On a larger scale, hot water heaters, air conditioners, other appliances, and industrial motors that do the same job as current models for a fraction of the energy are available. With the addition of weatherization, load-management strategies, and other methods, there is an enormous potential for energy and environmental savings in homes and businesses. Unfortunately, the higher initial cost and simple lack of understanding of the full benefits of efficiency have prevented widespread application of such means, even though lifetime-use costs are much lower and investments in efficiency yield an average of seven times more energy than the same investment in a nuclear power plant.

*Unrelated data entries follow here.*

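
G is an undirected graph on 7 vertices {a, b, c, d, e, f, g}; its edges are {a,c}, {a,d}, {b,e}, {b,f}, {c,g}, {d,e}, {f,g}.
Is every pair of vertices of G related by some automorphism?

Yes

Every vertex has degree 2 and the graph is connected, so G is the 7-cycle C_7. The automorphisms of the 7-cycle are exactly the symmetries of a regular 7-gon: the dihedral group D_7, |D_7| = 14. Under this action every vertex can be carried to every other, so G is vertex-transitive.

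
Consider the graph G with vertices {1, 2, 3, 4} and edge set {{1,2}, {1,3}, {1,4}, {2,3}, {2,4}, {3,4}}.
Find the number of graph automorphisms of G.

24

All 4 vertices are pairwise adjacent: G = K_4. Any permutation of the 4 vertices preserves K_4, so Aut(K_4) = S_4 of order 4! = 24.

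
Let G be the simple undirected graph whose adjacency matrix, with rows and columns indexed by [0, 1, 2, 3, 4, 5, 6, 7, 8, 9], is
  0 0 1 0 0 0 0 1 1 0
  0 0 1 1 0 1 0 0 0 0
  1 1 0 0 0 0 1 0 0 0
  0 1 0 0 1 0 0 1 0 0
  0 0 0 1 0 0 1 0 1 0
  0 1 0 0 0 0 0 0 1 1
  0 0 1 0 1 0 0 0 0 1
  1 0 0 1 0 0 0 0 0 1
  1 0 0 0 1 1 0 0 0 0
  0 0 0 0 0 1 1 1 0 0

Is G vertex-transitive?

Yes

G is 3-regular on 10 vertices with no triangles and no 4-cycles (girth 5): this is the Petersen graph. Viewing the Petersen graph as the Kneser graph K(5,2) — vertices are 2-subsets of {1,…,5}, edges join disjoint pairs — its automorphisms are exactly the permutations of the 5-element set, so Aut ≅ S_5 of order 120. This group acts transitively on the 10 vertices.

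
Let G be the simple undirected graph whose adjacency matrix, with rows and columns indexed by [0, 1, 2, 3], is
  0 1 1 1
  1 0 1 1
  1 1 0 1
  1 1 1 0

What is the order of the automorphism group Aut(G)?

24

All 4 vertices are pairwise adjacent: G = K_4. Every bijection on the vertex set is an automorphism of K_4; hence Aut(K_4) ≅ S_4, order 24.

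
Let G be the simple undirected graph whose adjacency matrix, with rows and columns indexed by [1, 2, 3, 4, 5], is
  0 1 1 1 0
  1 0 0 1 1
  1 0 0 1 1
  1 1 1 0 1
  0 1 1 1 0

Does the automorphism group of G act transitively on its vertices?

Vertex 4 is the only vertex of degree 4, so every automorphism fixes it; G is not vertex-transitive.

No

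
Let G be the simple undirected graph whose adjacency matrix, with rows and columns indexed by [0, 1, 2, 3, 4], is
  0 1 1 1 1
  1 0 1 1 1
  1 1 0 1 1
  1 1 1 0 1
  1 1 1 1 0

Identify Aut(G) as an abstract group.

S_5

All 5 vertices are pairwise adjacent: G = K_5. Any permutation of the 5 vertices preserves K_5, so Aut(K_5) = S_5 of order 5! = 120.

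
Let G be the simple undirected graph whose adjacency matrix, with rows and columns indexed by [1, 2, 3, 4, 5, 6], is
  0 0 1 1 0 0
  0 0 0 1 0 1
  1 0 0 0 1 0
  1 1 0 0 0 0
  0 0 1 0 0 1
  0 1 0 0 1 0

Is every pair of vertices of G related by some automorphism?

Yes

Every vertex has degree 2 and the graph is connected, so G is the 6-cycle C_6. C_6 has 6 rotations and 6 reflections, so Aut(C_6) ≅ D_6 of order 12. This group acts transitively on the 6 vertices.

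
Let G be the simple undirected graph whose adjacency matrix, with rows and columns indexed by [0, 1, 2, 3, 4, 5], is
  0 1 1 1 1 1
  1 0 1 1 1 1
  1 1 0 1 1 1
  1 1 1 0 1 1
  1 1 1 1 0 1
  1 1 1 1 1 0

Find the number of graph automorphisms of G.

All 6 vertices are pairwise adjacent: G = K_6. Any permutation of the 6 vertices preserves K_6, so Aut(K_6) = S_6 of order 6! = 720.

720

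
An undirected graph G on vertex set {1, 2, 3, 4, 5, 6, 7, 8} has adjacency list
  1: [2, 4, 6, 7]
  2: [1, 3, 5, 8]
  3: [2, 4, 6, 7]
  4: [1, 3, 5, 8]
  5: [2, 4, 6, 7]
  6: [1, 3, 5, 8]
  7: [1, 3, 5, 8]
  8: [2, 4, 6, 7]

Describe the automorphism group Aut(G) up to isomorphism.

(S_4 × S_4) ⋊ Z_2

G is 4-regular and bipartite with parts {2, 4, 6, 7} and {1, 3, 5, 8} (each part is independent and every cross-pair is an edge), so G = K_{4,4}. Aut(K_{4,4}) is the wreath product S_4 ≀ Z_2: permute within each part, then optionally swap the parts; |Aut| = 2·(4!)² = 1152.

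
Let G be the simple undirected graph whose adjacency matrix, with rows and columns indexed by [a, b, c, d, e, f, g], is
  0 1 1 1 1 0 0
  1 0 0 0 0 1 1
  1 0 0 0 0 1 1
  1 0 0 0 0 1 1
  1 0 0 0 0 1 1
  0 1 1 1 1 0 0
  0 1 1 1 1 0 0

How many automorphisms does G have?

144

The vertices split by degree into {a, f, g} (degree 4) and {b, c, d, e} (degree 3); every edge runs between the two parts, so G is the complete bipartite graph K_{3,4}. Automorphisms preserve the bipartition setwise (since the parts differ in size) and act as S_4 × S_3 within it; |Aut| = 144.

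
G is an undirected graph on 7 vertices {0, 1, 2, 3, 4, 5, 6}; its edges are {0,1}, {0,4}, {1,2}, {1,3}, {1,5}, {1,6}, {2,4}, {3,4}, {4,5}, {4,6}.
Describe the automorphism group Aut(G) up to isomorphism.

The vertices split by degree into {1, 4} (degree 5) and {0, 2, 3, 5, 6} (degree 2); every edge runs between the two parts, so G is the complete bipartite graph K_{2,5}. Automorphisms preserve the bipartition setwise (since the parts differ in size) and act as S_5 × S_2 within it; |Aut| = 240.

S_5 × S_2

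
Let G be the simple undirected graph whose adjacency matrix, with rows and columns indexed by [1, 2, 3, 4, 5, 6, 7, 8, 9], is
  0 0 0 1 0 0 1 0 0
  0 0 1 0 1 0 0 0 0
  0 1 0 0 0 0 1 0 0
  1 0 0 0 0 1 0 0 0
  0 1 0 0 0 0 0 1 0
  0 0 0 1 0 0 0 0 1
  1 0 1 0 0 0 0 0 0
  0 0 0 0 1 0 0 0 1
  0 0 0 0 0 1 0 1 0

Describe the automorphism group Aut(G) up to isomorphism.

Every vertex has degree 2 and the graph is connected, so G is the 9-cycle C_9. The automorphisms of the 9-cycle are exactly the symmetries of a regular 9-gon: the dihedral group D_9, |D_9| = 18.

D_9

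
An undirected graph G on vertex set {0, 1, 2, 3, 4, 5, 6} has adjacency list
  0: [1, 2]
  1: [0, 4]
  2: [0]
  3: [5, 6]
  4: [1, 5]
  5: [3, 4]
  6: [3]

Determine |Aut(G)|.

2

The degree sequence is [2, 2, 1, 2, 2, 2, 1]; the two degree-1 vertices 2 and 6 are the ends of a path, so G = P_7. The only nontrivial automorphism of a path is the end-to-end reflection, so Aut(G) ≅ Z_2.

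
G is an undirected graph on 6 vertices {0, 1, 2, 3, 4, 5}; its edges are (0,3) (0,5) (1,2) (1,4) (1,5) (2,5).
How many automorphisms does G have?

Degrees alone do not determine every vertex (e.g. 0 and 2 both have degree 2), but their neighbour-degree multisets differ: N(0) has degrees [1, 3] while N(2) has degrees [3, 3]. Repeating this refinement separates all vertices, so the only automorphism is the identity.

1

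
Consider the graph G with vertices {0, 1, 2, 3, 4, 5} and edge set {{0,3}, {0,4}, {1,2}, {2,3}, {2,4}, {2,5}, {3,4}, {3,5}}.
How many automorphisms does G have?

Degrees alone do not determine every vertex (e.g. 0 and 5 both have degree 2), but their neighbour-degree multisets differ: N(0) has degrees [3, 4] while N(5) has degrees [4, 4]. Repeating this refinement separates all vertices, so the only automorphism is the identity.

1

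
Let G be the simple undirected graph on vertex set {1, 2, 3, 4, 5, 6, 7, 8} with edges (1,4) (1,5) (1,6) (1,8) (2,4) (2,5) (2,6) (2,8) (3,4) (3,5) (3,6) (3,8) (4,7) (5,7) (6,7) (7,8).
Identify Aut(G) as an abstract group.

G is 4-regular and bipartite with parts {1, 2, 3, 7} and {4, 5, 6, 8} (each part is independent and every cross-pair is an edge), so G = K_{4,4}. Aut(K_{4,4}) is the wreath product S_4 ≀ Z_2: permute within each part, then optionally swap the parts; |Aut| = 2·(4!)² = 1152.

(S_4 × S_4) ⋊ Z_2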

Some utilities in New England, New York, New Jersey, Maryland, Delaware, and Wisconsin are moving ahead with least-cost strategies that provide utilities with a return on investments in efficiency incentives. California leads the way, with a plan to have utilities invest $300 million in 1991, with $200 million being invested this year. They expect savings of $1.1 billion from this investment, not including the savings from avoided environmental impacts. The second largest northeast utility has invested $65 million, and expects a savings of $160 million, not counting environmental savings.

The nuclear industry is correct on one point - most of our pressing environmental and economic concerns are directly tied to energy use. Even for those of us who do not unequivocally oppose nuclear power, investing in a nuclear future before we have taken advantage of opportunities to increase efficiency is environmentally and economically foolish. It will mean that money and energy will continue to be wasted, North America will continue to wane in competitiveness with Europe and Japan, and the environment will continue to be degraded.

The practice of giving our public trust and dollars not to the most effective technology, but to the technology with the best lobbyists, must stop if we are to address the environmental crisis.